И все же мы считаем, что подобные возражения не являются поводом для отказа от концепции осознанности, которая может внести существенный вклад в нашу оценку оснований экономической политики. Во-первых (и вопреки аргументации, принятой в литературе, относящейся к периоду после открытий маржиналистов), сдвиг от парадигмы рациональности к парадигме осознанности вовсе не лишает экономическую теорию статуса общественной науки. Однако он ослабляет амбиции, которые требуют превращения экономической науки в естественную, или «настоящую», науку, и вынуждает экономистов становиться скорее «более междисциплинарными», чем «основывать поселения», колонизируя отдаленные области науки. Во-вторых, принцип рациональности обеспечивает твердую основу для занятий экономической политикой, главной целью которой является предотвращение иррационального поведения (ошибочного или антиобщественного понимания заданной теоретико-игровой матрицы выигрышей). В противоположность этому использование концепции осознанности могло бы дать лишь весьма шаткое основание для насильственного вмешательства. Бессознательное поведение значительно труднее доказывается: это требует расследования конкретных случаев, результатом которого будут скорее убеждение, образование и психологическое наблюдение, нежели немедленная разработка и принятие правил. Мы все же полагаем, что возникновение потребности в альтернативном подходе к нормативной экономической теории само по себе не является достаточно веской причиной игнорирования того, что порождает эту потребность.

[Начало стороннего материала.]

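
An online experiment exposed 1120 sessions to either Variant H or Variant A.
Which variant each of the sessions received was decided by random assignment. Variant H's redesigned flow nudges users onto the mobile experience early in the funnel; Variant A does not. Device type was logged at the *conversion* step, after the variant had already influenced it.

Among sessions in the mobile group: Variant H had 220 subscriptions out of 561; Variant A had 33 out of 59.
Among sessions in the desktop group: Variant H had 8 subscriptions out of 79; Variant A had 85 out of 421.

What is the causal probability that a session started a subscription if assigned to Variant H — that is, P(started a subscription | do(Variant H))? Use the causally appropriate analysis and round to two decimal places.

0.36

Device type is downstream of the variant. One should not condition on a consequence of treatment, so the overall rates are the right comparison.
So P(outcome | do(Variant H)) is just the pooled rate for Variant H: 228/640 = 0.356.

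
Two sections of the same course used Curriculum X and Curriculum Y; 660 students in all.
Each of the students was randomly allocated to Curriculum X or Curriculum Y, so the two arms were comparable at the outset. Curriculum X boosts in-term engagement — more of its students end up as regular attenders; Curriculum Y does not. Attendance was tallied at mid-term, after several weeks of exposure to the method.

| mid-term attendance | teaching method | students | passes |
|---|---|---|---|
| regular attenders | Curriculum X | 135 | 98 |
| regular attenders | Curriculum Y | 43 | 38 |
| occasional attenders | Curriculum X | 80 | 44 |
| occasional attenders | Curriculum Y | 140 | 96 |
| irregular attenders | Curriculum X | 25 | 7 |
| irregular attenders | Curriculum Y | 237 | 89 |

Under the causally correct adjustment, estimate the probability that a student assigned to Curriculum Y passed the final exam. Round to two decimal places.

0.53

The stratified and pooled comparisons disagree (Curriculum Y wins within each mid-term attendance; Curriculum X wins overall), so the answer turns on the causal role of mid-term attendance.
Mid-term attendance is downstream of the teaching method. One should not condition on a consequence of treatment, so the overall rates are the right comparison.
So P(outcome | do(Curriculum Y)) is just the pooled rate for Curriculum Y: 223/420 = 0.531.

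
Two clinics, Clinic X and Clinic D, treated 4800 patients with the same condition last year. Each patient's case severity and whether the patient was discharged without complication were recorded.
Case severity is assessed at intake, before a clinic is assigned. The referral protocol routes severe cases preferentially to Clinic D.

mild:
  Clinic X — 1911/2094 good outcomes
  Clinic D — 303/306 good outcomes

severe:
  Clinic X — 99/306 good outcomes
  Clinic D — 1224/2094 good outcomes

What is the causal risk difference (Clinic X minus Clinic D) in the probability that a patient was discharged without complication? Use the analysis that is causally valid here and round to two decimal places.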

В-третьих, признание принципа осознанности с необходимостью поднимает вопрос индивидуальной ответственности в том отношении, что чем шире границы легитимных действий индивида, тем резче проявляется понятие индивидуальных свобод и тем больше значение личной ответственности. Если в качестве отличительного признака человека принимается осознанность поведения, то должны быть признаны все разновидности осознанного поведения – до тех пор, пока они не нарушают личных прав других лиц (например, свободы выражения своих взглядов и, в более общем смысле, свободы от насилия и, пожалуй, свободы самосохранения). Если же вместо этого в основу стандарта кладется парадигма рациональности, немедленно обнаруживается существенный разрыв между рациональным действием и человеческой деятельностью. Этот разрыв может быть заполнен социально нерелевантными событиями (мистер Грин иррационально забыл узнать прогноз погоды, промок и подхватил простуду), но может также состоять из предположительно нежелательных действий (например, там могут помещаться отказ от сотрудничества с определенными категориями людей, приобретение страховых полисов на случай катастроф, желание покупать дешевые, но потенциально опасные продукты питания). Этот разрыв формирует идеальную зону для вмешательства регуляторов и «рациональной» мудрости.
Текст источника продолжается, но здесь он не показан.